A new commandment I give to you, that you love one another: just as I have loved you, you also are to love one another. (John 13:34)
- Have a girls’ night. My all-time favorite Valentine’s Day was when seven girls squeezed around my little kitchen table in my first apartment decorating cookie lollipops with icing, sprinkles, and candies. I wasn’t supposed to have fun on the first holiday-of-hearts after my disengagement, but I was so cheered and encouraged to laugh with friends, new and old.
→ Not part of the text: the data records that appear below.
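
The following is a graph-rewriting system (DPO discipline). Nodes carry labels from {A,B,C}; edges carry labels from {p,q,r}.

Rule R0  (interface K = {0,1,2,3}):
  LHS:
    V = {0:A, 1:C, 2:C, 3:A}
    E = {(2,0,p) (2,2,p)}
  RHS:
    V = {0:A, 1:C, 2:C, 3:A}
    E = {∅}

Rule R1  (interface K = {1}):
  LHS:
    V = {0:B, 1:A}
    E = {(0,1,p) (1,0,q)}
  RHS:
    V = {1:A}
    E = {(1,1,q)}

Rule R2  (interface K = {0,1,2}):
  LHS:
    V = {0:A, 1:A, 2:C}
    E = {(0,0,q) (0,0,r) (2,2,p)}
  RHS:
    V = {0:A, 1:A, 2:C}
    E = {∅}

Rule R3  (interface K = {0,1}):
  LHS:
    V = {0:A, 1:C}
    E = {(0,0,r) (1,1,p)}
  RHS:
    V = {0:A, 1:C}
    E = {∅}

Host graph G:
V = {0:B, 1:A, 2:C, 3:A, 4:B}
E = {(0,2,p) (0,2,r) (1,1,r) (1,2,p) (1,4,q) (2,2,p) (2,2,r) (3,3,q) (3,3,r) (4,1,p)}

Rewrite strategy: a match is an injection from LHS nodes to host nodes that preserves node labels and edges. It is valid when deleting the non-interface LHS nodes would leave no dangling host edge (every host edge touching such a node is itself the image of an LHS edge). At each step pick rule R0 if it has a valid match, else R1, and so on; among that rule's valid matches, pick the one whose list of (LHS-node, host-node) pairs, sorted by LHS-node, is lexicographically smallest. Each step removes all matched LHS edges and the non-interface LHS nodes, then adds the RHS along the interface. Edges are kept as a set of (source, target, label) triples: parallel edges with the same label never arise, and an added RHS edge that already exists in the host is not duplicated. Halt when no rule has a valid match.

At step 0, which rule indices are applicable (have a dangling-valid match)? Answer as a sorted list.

Answer: [R1,R2,R3]

Rewrite trace:
R0: no valid match — LHS pattern not found
R1: 1 valid match — {0↦4, 1↦1}
R2: 1 valid match — {0↦3, 1↦1, 2↦2}
R3: 2 valid matches — {0↦1, 1↦2}, {0↦3, 1↦2}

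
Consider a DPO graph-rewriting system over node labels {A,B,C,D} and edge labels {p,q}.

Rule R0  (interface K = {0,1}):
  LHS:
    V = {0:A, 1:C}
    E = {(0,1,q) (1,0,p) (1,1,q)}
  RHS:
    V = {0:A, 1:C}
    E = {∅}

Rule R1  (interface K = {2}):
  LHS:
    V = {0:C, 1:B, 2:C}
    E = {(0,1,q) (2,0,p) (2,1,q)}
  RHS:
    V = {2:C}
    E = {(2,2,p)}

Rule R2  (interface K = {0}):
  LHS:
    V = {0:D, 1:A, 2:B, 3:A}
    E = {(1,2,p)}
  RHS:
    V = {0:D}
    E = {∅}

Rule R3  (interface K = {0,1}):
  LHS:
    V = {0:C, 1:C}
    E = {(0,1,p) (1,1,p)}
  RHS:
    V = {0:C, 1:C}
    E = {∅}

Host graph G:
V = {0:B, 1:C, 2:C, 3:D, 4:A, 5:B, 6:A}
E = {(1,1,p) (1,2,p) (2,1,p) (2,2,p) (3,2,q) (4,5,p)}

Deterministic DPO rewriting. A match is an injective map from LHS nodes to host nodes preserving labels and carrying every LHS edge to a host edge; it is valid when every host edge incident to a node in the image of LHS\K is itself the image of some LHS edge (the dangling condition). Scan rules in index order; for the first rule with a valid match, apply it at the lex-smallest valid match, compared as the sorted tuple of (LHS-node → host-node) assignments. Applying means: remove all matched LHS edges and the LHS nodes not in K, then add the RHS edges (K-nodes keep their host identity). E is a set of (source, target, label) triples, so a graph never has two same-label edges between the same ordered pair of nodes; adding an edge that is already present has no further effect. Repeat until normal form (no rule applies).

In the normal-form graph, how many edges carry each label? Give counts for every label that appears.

[0] host  ⇒  7 nodes, 6 edges  {1-p->1 1-p->2 2-p->1 2-p->2 3-q->2 4-p->5}
[1] R2 @ {0↦3, 1↦4, 2↦5, 3↦6}  ⇒  4 nodes, 5 edges  {1-p->1 1-p->2 2-p->1 2-p->2 3-q->2}
[2] R3 @ {0↦1, 1↦2}  ⇒  4 nodes, 3 edges  {1-p->1 2-p->1 3-q->2}
[3] R3 @ {0↦2, 1↦1}  ⇒  4 nodes, 1 edges  {3-q->2}
final graph: no rule applies after step 3
NF edges: [(3, 2, 'q')]

Answer: q:1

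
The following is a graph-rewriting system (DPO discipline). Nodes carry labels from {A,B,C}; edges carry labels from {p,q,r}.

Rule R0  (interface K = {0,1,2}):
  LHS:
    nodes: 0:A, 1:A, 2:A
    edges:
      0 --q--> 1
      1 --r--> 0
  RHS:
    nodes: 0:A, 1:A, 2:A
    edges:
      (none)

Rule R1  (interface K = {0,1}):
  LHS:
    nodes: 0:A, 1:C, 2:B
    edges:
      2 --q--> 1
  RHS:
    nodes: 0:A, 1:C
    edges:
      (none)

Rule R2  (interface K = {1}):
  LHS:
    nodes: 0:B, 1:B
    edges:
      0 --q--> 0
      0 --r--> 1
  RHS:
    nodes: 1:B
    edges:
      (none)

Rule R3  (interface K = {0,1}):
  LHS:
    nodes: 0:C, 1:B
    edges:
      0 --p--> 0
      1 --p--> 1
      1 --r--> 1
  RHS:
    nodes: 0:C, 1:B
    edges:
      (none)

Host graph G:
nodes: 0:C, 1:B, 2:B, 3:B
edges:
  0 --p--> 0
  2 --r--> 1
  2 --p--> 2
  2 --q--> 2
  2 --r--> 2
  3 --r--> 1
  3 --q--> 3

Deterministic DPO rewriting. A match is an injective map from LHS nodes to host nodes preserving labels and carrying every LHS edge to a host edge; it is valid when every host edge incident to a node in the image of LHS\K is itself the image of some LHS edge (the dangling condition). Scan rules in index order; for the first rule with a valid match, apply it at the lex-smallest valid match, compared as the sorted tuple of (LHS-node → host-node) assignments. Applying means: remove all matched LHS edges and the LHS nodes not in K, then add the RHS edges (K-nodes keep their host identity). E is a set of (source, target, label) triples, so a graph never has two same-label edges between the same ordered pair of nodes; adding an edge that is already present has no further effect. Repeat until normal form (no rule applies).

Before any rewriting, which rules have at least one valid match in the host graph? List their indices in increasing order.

Answer: [R2,R3]

Rewrite trace:
R0: no valid match — LHS pattern not found
R1: no valid match — LHS pattern not found
R2: 1 valid match — {0↦3, 1↦1}
R3: 1 valid match — {0↦0, 1↦2}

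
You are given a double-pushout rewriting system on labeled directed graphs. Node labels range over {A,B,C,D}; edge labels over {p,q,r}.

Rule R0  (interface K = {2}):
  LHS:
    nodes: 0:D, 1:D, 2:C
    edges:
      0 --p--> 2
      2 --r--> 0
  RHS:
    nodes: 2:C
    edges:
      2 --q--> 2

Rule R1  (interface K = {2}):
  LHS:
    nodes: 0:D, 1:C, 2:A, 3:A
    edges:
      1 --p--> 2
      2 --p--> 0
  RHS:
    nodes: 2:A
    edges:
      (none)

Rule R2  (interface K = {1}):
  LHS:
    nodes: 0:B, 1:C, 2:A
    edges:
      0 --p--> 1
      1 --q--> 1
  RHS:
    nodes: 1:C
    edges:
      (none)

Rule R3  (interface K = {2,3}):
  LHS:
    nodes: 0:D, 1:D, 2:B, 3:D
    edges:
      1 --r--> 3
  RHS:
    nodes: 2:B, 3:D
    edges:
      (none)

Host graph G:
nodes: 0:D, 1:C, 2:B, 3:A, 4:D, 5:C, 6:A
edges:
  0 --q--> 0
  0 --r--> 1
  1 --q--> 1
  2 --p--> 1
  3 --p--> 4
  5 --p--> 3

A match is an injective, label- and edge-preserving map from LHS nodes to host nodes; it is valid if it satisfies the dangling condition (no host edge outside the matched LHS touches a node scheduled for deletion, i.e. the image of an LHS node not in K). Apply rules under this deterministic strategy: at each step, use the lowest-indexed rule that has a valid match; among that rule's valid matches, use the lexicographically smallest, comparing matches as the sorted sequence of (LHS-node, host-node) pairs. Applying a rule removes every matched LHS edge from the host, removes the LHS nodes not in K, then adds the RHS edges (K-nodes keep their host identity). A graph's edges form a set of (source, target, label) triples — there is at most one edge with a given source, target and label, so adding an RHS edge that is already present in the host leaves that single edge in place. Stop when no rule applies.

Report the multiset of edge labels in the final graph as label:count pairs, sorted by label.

initial: |V|=7 |E|=6  E = 0-q->0 0-r->1 1-q->1 2-p->1 3-p->4 5-p->3
step 1: apply R1 at {0↦4, 1↦5, 2↦3, 3↦6}  → |V|=4 |E|=4  E = 0-q->0 0-r->1 1-q->1 2-p->1
step 2: apply R2 at {0↦2, 1↦1, 2↦3}  → |V|=2 |E|=2  E = 0-q->0 0-r->1
normal form: no rule applies after step 2
NF edges: [(0, 0, 'q'), (0, 1, 'r')]

Answer: q:1 r:1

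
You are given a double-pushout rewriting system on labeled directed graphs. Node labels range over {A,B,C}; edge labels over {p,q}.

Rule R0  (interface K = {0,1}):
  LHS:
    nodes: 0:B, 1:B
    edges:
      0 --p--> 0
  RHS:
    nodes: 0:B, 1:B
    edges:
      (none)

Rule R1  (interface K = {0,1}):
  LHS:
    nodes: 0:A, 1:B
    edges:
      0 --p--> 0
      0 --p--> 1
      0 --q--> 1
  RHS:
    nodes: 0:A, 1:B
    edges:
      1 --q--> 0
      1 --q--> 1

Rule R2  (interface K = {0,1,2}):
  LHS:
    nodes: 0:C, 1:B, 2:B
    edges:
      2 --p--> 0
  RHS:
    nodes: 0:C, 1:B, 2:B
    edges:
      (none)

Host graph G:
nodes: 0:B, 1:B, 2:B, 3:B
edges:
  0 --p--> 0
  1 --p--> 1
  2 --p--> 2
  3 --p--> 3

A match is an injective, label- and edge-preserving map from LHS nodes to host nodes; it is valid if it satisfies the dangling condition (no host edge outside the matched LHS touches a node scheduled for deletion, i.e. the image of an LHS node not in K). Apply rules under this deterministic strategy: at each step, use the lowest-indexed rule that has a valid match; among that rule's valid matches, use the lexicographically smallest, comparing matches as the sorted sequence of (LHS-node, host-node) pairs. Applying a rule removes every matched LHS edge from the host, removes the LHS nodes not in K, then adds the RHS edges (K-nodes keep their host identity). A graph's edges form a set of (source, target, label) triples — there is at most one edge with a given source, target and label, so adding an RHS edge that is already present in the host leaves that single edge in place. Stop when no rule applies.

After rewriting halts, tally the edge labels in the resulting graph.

start.  V:4 E:4  edges: 0-p->0 1-p->1 2-p->2 3-p->3
1. fire R0 via {0↦0, 1↦1}  →  V:4 E:3  edges: 1-p->1 2-p->2 3-p->3
2. fire R0 via {0↦1, 1↦0}  →  V:4 E:2  edges: 2-p->2 3-p->3
3. fire R0 via {0↦2, 1↦0}  →  V:4 E:1  edges: 3-p->3
4. fire R0 via {0↦3, 1↦0}  →  V:4 E:0  edges: ∅
halt: no rule applies after step 4
NF edges: []

Answer: (no edges)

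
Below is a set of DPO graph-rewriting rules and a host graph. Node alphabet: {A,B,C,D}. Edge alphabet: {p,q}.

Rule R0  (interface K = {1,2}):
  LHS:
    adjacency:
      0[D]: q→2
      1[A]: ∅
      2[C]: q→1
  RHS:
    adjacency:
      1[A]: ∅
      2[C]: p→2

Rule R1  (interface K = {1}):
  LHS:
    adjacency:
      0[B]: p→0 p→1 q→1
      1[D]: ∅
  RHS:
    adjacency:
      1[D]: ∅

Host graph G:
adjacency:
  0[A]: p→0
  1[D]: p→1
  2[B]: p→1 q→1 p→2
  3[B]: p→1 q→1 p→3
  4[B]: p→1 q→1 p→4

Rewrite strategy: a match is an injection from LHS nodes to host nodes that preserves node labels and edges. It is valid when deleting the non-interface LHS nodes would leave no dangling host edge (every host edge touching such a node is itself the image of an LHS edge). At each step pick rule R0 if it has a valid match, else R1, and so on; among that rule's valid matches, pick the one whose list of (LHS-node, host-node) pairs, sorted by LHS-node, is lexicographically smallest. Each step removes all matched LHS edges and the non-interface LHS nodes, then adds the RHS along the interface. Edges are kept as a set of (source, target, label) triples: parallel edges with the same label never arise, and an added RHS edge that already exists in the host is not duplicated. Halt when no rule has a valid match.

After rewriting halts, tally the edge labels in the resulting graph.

Answer: p:2

Steps:
[0] host  ⇒  5 nodes, 11 edges  {0-p->0 1-p->1 2-p->1 2-q->1 2-p->2 3-p->1 3-q->1 3-p->3 4-p->1 4-q->1 4-p->4}
[1] R1 @ {0↦2, 1↦1}  ⇒  4 nodes, 8 edges  {0-p->0 1-p->1 3-p->1 3-q->1 3-p->3 4-p->1 4-q->1 4-p->4}
[2] R1 @ {0↦3, 1↦1}  ⇒  3 nodes, 5 edges  {0-p->0 1-p->1 4-p->1 4-q->1 4-p->4}
[3] R1 @ {0↦4, 1↦1}  ⇒  2 nodes, 2 edges  {0-p->0 1-p->1}
halt: no rule applies after step 3
NF edges: [(0, 0, 'p'), (1, 1, 'p')]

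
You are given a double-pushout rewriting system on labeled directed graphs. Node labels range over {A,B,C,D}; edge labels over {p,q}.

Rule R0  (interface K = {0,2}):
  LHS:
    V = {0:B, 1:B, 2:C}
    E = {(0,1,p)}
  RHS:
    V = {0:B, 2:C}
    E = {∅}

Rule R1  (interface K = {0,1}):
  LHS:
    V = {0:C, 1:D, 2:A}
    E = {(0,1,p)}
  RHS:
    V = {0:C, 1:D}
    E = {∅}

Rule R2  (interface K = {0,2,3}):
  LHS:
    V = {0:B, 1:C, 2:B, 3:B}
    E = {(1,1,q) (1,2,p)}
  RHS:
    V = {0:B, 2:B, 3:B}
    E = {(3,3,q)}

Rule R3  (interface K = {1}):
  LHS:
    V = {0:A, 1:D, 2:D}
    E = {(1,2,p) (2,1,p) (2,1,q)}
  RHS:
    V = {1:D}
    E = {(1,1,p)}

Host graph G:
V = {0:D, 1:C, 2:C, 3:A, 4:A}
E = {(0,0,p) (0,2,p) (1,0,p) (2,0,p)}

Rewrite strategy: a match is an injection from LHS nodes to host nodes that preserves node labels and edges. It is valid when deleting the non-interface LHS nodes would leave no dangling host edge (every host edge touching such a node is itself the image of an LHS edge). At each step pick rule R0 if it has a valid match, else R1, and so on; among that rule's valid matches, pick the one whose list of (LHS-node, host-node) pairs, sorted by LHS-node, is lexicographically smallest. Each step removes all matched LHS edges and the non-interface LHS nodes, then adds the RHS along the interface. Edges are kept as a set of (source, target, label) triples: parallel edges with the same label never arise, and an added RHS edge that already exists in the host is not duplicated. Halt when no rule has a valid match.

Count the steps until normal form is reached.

initial: |V|=5 |E|=4  E = 0-p->0 0-p->2 1-p->0 2-p->0
step 1: apply R1 at {0↦1, 1↦0, 2↦3}  → |V|=4 |E|=3  E = 0-p->0 0-p->2 2-p->0
step 2: apply R1 at {0↦2, 1↦0, 2↦4}  → |V|=3 |E|=2  E = 0-p->0 0-p->2
normal form: no rule applies after step 2

Answer: 2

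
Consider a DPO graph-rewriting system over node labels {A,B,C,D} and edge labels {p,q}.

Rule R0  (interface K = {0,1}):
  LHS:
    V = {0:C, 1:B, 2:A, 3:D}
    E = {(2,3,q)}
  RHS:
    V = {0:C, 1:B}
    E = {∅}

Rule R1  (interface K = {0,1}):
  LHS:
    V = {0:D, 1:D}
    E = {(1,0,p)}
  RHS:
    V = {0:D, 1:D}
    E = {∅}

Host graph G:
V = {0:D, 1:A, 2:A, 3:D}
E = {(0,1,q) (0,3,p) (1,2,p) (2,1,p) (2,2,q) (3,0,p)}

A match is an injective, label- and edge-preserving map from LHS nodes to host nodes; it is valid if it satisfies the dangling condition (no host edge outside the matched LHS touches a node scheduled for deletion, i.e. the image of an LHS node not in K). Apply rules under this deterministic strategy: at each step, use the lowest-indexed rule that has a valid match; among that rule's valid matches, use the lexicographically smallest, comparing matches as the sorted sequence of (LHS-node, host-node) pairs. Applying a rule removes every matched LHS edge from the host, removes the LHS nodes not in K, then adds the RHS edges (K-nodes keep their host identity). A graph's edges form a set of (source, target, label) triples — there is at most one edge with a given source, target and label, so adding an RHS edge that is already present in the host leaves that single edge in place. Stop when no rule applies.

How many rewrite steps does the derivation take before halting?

[0] host  ⇒  4 nodes, 6 edges  {0-q->1 0-p->3 1-p->2 2-p->1 2-q->2 3-p->0}
[1] R1 @ {0↦0, 1↦3}  ⇒  4 nodes, 5 edges  {0-q->1 0-p->3 1-p->2 2-p->1 2-q->2}
[2] R1 @ {0↦3, 1↦0}  ⇒  4 nodes, 4 edges  {0-q->1 1-p->2 2-p->1 2-q->2}
halt: no rule applies after step 2

Answer: 2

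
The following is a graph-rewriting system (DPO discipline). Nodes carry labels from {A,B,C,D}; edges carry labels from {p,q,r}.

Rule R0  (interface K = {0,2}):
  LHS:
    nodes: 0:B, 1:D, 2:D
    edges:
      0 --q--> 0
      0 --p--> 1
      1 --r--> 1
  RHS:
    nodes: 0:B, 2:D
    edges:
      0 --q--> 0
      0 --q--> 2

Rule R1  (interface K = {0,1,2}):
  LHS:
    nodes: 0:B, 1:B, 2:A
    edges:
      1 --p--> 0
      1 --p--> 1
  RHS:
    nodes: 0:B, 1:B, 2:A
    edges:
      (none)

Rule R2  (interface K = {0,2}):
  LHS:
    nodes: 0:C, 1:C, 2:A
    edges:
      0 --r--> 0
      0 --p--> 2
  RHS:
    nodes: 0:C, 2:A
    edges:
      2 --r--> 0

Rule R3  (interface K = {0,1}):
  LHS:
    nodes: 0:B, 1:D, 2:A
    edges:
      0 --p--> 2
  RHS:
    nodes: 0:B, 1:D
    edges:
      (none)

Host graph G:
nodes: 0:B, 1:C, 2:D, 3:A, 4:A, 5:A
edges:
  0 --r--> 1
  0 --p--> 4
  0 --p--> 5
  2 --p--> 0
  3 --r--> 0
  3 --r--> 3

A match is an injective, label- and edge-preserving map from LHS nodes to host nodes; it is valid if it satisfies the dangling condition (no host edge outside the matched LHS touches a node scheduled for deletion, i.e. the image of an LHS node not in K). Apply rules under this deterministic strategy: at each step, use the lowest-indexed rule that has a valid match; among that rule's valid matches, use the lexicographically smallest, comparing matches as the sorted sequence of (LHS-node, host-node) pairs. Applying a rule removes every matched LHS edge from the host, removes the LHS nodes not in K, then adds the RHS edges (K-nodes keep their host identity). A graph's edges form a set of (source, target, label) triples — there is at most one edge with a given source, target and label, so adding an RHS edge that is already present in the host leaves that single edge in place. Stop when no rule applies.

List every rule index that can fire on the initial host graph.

R0: no valid match — LHS pattern not found
R1: no valid match — LHS pattern not found
R2: no valid match — LHS pattern not found
R3: 2 valid matches — {0↦0, 1↦2, 2↦4}, {0↦0, 1↦2, 2↦5}

Answer: [R3]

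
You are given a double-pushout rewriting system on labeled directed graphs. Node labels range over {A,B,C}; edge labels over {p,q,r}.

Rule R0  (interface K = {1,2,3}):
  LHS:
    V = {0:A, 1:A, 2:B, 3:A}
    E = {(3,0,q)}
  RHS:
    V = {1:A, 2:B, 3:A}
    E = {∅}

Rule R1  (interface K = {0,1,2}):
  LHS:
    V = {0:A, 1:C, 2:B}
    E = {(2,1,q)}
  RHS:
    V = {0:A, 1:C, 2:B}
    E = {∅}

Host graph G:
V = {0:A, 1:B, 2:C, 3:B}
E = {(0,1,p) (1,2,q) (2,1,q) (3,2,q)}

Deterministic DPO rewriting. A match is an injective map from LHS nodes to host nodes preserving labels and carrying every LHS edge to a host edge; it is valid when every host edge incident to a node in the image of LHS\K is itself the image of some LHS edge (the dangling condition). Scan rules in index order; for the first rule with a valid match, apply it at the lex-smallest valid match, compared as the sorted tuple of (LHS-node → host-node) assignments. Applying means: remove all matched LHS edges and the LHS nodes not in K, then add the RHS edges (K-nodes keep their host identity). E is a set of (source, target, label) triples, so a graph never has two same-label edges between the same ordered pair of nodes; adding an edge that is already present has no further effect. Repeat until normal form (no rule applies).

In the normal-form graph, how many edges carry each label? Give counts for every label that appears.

start.  V:4 E:4  edges: 0-p->1 1-q->2 2-q->1 3-q->2
1. fire R1 via {0↦0, 1↦2, 2↦1}  →  V:4 E:3  edges: 0-p->1 2-q->1 3-q->2
2. fire R1 via {0↦0, 1↦2, 2↦3}  →  V:4 E:2  edges: 0-p->1 2-q->1
final graph: no rule applies after step 2
NF edges: [(0, 1, 'p'), (2, 1, 'q')]

Answer: p:1 q:1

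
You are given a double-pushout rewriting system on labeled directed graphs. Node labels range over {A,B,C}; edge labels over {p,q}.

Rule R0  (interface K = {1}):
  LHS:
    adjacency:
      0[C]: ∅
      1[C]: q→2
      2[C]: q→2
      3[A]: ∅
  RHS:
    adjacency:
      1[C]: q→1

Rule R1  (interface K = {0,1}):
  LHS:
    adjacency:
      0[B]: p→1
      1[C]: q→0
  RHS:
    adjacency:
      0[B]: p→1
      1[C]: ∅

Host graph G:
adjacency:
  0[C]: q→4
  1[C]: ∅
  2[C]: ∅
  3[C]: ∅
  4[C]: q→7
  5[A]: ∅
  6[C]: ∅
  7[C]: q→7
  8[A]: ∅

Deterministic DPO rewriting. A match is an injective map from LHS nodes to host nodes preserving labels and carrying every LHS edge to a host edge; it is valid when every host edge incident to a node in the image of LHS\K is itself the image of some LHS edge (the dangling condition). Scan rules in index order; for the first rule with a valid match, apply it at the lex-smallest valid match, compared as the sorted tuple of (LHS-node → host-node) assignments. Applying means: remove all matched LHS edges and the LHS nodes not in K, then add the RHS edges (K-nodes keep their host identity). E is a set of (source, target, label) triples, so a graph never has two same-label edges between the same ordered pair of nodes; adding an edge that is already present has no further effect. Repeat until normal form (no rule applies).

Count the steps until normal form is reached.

initial: |V|=9 |E|=3  E = 0-q->4 4-q->7 7-q->7
step 1: apply R0 at {0↦1, 1↦4, 2↦7, 3↦5}  → |V|=6 |E|=2  E = 0-q->4 4-q->4
step 2: apply R0 at {0↦2, 1↦0, 2↦4, 3↦8}  → |V|=3 |E|=1  E = 0-q->0
final graph: no rule applies after step 2

Answer: 2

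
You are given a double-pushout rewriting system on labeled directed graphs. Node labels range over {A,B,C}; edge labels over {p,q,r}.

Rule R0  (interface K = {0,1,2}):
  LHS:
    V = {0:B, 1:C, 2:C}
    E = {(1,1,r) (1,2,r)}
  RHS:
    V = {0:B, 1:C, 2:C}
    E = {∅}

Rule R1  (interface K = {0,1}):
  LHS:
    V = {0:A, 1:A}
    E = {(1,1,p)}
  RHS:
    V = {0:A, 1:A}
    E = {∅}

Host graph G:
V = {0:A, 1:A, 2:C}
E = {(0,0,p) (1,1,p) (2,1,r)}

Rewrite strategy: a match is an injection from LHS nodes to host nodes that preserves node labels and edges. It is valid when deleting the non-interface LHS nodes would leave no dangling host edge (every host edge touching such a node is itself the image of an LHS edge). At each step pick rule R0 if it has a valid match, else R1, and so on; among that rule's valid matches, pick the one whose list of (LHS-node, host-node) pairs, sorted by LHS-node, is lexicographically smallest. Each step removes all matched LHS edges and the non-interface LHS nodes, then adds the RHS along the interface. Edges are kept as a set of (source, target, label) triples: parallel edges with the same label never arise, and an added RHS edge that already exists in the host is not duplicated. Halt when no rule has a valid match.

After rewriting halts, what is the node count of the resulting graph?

Answer: 3

Derivation:
start.  V:3 E:3  edges: 0-p->0 1-p->1 2-r->1
1. fire R1 via {0↦0, 1↦1}  →  V:3 E:2  edges: 0-p->0 2-r->1
2. fire R1 via {0↦1, 1↦0}  →  V:3 E:1  edges: 2-r->1
normal form: no rule applies after step 2
NF nodes: {0:A, 1:A, 2:C}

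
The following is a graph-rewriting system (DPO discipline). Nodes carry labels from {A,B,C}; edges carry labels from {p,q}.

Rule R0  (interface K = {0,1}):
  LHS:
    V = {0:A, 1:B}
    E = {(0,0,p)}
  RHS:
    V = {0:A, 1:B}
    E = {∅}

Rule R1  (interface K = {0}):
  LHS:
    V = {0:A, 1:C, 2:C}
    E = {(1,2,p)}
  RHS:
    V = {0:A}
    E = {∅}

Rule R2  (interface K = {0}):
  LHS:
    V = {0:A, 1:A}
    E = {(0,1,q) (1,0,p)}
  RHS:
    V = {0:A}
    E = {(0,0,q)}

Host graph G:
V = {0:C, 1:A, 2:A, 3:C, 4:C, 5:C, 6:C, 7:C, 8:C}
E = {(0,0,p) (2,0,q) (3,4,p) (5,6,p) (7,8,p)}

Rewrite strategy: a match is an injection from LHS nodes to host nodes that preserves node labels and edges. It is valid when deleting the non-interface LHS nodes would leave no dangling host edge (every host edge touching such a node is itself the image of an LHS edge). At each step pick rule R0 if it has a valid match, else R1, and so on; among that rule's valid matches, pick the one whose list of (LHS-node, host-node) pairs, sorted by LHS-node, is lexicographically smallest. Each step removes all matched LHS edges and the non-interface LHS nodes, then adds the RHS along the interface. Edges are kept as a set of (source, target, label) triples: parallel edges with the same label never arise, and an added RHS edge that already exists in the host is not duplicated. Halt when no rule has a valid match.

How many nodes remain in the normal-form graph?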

- Write cards to the elderly/lonely/hurting/sick. I just moved 3,000 miles from my community of family and friends: I have seen firsthand the immense value of a notecard in my mailbox. Even when its from a distant acquaintance, a piece of mail cheers me beyond belief. My goal is to use the Valentine’s Day holiday as inspiration to spread snail mail cheer, hoping it helps my recipients else the way my notecard-writing-friends have helped me.
- Take coffee and a craft to a mother of preschoolers. As more of my friends move into this stage of life and child-rearing, I’m able to see the value of giving the mom a few minutes to drink a cup of coffee while her kids do crafts with me. Plus, it’s fun for the kiddos to have a surprise card/gift/project for Mom and Dad.
I can (and should) live in love all year long.
Having a day once a year specifically set aside to remind me of love and God’s love for me is a prime opportunity to show a little extra love to my piece of the world, but I’m glad I don’t have to pack a whole year of loving into one (commercialized) day. Loving my neighbors is not a one-day-a-year opportunity. It’s every minute of every day of every year.
And walk in love, as Christ loved us and gave himself up for us, a fragrant offering and sacrifice to God. (Ephesians 5:2)
Oh, I absolutely love this post and your practical ideas! 🙂
What wonderful ideas and heart-touching honesty! Thank you, and you are free to bring coffee and a craft by my house any day. 🙂
I never cared for Valentine’s Day here or in Brazil. It has really nothing to do with love. It’s all about selling stuff.
God is love and He is available every day of the year 24/7. Isn’t He wonderful!!???
Thank you for this. I’ve been thinking the same thoughts lately, about how Valentine’s Day should be about showing Christ-like love to others. Thanks for putting it into words with such tangible ways of putting it into practice!
Great article! Valentine’s Day should be best remembered as a way to show the love of God to others. 🙂 For He loves us, more than anyone could ever. For me, I adore watching older-long-married-couples show their love and want to let them know how much their example means to me/us.
Oh. my. I ADORE the coffee and craft idea. 🙂 I will have to do this.
So many wonderful ideas here, Jennifer! I agree that we need to show our “love” more than just on February 14th. I am not fazed by all the couple’s events and sweetheart stuff because I know love isn’t found in a once a year card or dinner & a movie night. Love isn’t a ‘day’ in which we shower people with stuff. It’s daily sacrifice of ourselves! Valentine’s is a day to reflect and consider how well we’re doing in that sacrifice.
Thank you for sharing your heart, Jennifer! I was blessed by it.